Synchronization between Atlas and Device Sync has been stopped, due to error:
failed to register trigger after 10 attempts: recoverable event subscription error encountered: (BSONObjectTooLarge) PlanExecutor error during aggregation :: caused by :: BSONObj size: 17206212 (0x1068BC4) is invalid. Size must be between 0 and 16793600(16MB) First element: _id: { _data: “826386F28C000000172B022C0100296E5A1004433CBC7ED98647F188BBE90FB8FA55E2463C5F6964003C42543248000004” }

This is unfortunately a long-standing limitation with MongoDB Change Streams where the limit of a document is 16 MB but the limit for a Change Event is also 16 MB. This means that if you have a document that is say 14 MB and you update a large field (say 4 MB), then the change event will contain the PreImage (14 MB) and the Update Description (4 MB) and the Change Event will be 18MB.

It seems like it should be possible to just “skip” this event, but unfortunately due to the way that MongoDB handles these, it is actually impossible to move past this event without the possibility of skipping events. Additionally, we cant be sure which object caused this issue (since we cant see the full event), so we would “lose” those changes and could end up corrupting data by applying changes to stale objects.
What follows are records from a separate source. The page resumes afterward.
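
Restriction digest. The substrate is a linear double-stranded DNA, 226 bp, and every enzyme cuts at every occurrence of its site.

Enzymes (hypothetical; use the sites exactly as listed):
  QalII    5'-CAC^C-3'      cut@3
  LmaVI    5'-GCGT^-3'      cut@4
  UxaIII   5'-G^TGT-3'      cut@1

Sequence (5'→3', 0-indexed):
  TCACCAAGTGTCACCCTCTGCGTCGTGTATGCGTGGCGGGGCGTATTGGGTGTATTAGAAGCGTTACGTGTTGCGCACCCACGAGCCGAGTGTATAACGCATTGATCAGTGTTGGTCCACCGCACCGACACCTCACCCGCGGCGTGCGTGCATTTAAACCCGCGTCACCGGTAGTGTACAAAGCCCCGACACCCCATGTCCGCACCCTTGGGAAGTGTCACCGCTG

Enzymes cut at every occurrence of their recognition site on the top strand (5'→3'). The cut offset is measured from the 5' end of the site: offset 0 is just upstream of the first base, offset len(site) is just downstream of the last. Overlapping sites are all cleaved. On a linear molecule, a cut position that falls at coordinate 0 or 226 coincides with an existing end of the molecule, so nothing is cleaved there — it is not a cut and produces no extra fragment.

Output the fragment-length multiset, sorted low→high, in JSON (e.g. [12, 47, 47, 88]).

[2,3,4,4,4,4,5,5,5,6,6,6,6,6,9,9,9,10,10,10,11,12,13,14,16,18,19]

Site scan:
  QalII CACC/3: at [1, 11, 75, 117, 122, 128, 133, 165, 189, 202, 218] ⇒ [4, 14, 78, 120, 125, 131, 136, 168, 192, 205, 221]
  LmaVI GCGT/4: at [19, 30, 40, 60, 141, 145, 161] ⇒ [23, 34, 44, 64, 145, 149, 165]
  UxaIII GTGT/1: at [7, 24, 49, 67, 89, 108, 173, 214] ⇒ [8, 25, 50, 68, 90, 109, 174, 215]

All cut coordinates (distinct, sorted): [4, 8, 14, 23, 25, 34, 44, 50, 64, 68, 78, 90, 109, 120, 125, 131, 136, 145, 149, 165, 168, 174, 192, 205, 215, 221]

Fragments:
  [0,4): 4 bp
  [4,8): 4 bp
  [8,14): 6 bp
  [14,23): 9 bp
  [23,25): 2 bp
  [25,34): 9 bp
  [34,44): 10 bp
  [44,50): 6 bp
  [50,64): 14 bp
  [64,68): 4 bp
  [68,78): 10 bp
  [78,90): 12 bp
  [90,109): 19 bp
  [109,120): 11 bp
  [120,125): 5 bp
  [125,131): 6 bp
  [131,136): 5 bp
  [136,145): 9 bp
  [145,149): 4 bp
  [149,165): 16 bp
  [165,168): 3 bp
  [168,174): 6 bp
  [174,192): 18 bp
  [192,205): 13 bp
  [205,215): 10 bp
  [215,221): 6 bp
  [221,226): 5 bp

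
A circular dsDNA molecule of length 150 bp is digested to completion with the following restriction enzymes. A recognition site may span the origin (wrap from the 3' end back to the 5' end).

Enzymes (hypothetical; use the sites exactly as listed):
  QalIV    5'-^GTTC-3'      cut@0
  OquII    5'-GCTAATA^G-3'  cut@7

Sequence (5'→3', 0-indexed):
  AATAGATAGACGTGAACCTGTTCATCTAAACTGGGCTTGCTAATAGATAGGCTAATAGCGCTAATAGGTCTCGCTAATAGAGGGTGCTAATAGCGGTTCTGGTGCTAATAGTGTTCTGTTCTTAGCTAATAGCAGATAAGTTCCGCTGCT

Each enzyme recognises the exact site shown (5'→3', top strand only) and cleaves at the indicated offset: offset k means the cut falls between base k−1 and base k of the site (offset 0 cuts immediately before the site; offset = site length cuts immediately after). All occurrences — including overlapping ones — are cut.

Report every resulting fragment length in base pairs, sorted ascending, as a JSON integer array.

Scan for sites:
  QalIV (GTTC, off=0): starts [19, 95, 112, 117, 139] → cuts [19, 95, 112, 117, 139]
  OquII (GCTAATAG, off=7): starts [38, 50, 59, 72, 85, 103, 124, 147] → cuts [4, 45, 57, 66, 79, 92, 110, 131]

Pooled cuts: [4, 19, 45, 57, 66, 79, 92, 95, 110, 112, 117, 131, 139]

Fragments:
  4→19: 15 bp
  19→45: 26 bp
  45→57: 12 bp
  57→66: 9 bp
  66→79: 13 bp
  79→92: 13 bp
  92→95: 3 bp
  95→110: 15 bp
  110→112: 2 bp
  112→117: 5 bp
  117→131: 14 bp
  131→139: 8 bp
  139→4 (wrap): 150-139+4 = 15 bp

[2,3,5,8,9,12,13,13,14,15,15,15,26]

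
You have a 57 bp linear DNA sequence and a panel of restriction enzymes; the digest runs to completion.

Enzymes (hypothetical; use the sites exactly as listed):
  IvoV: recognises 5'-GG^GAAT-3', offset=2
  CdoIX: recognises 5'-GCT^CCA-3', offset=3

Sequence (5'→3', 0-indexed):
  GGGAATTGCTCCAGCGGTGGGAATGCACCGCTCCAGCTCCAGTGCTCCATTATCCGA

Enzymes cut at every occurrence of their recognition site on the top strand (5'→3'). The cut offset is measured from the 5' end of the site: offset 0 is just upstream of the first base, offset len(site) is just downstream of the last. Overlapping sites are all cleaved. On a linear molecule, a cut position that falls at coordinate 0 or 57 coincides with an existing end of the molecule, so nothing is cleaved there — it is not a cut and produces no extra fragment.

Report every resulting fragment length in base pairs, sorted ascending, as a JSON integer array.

Scan for sites:
  IvoV GGGAAT/2: at [0, 18] ⇒ [2, 20]
  CdoIX GCTCCA/3: at [7, 29, 35, 43] ⇒ [10, 32, 38, 46]

Pooled cuts: [2, 10, 20, 32, 38, 46]

Fragments:
  [0,2): 2 bp
  [2,10): 8 bp
  [10,20): 10 bp
  [20,32): 12 bp
  [32,38): 6 bp
  [38,46): 8 bp
  [46,57): 11 bp

[2,6,8,8,10,11,12]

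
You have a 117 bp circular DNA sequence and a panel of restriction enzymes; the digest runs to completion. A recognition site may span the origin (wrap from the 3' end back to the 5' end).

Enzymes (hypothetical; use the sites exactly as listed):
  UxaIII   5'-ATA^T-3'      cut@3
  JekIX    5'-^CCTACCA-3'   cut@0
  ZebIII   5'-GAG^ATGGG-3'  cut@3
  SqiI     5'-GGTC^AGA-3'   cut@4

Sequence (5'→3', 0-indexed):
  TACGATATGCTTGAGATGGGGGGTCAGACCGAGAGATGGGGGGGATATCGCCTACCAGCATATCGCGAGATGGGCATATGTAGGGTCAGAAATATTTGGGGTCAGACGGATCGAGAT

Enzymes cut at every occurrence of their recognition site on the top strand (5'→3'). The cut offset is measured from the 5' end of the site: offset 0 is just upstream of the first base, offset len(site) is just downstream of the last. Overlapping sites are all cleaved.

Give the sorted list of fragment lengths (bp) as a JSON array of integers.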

The MongoDB server team is in the process of fixing this, and once they have completed the work we will enable users who are on the most recent version of MongoDB (likely 7.0) to be able to move past this error.

One thing that could be helpful is to identify which documents are causing this issue. I have found this query to be helpful for identifying large documents in a collection:

	{ $project: { max: { $bsonSize: "$$ROOT" } } },
	{ $sort: { max: -1} },
	{ $limit: 10 },

I was able to decode the resume token you posted which has the following information:

    "clusterTime": Timestamp(1669788300, 23),
    "clusterTimeReadable", "2022-11-30T06:05:00Z",
    "version": 1,
    "tokenType": "EventToken",
    "txnOpIndex": 0,
    "fromInvalidate": false,
    "uuid": "433cbc7e-d986-47f1-88bb-e90fb8fa55e2",
    "eventIdentifier": {"_id":"BT2H"}

My bet would be that the object causing the issue is {"_id":"BT2H"} (cant find which namespace though). It is not for certain this is the document causing issues, but it is very likely that it is.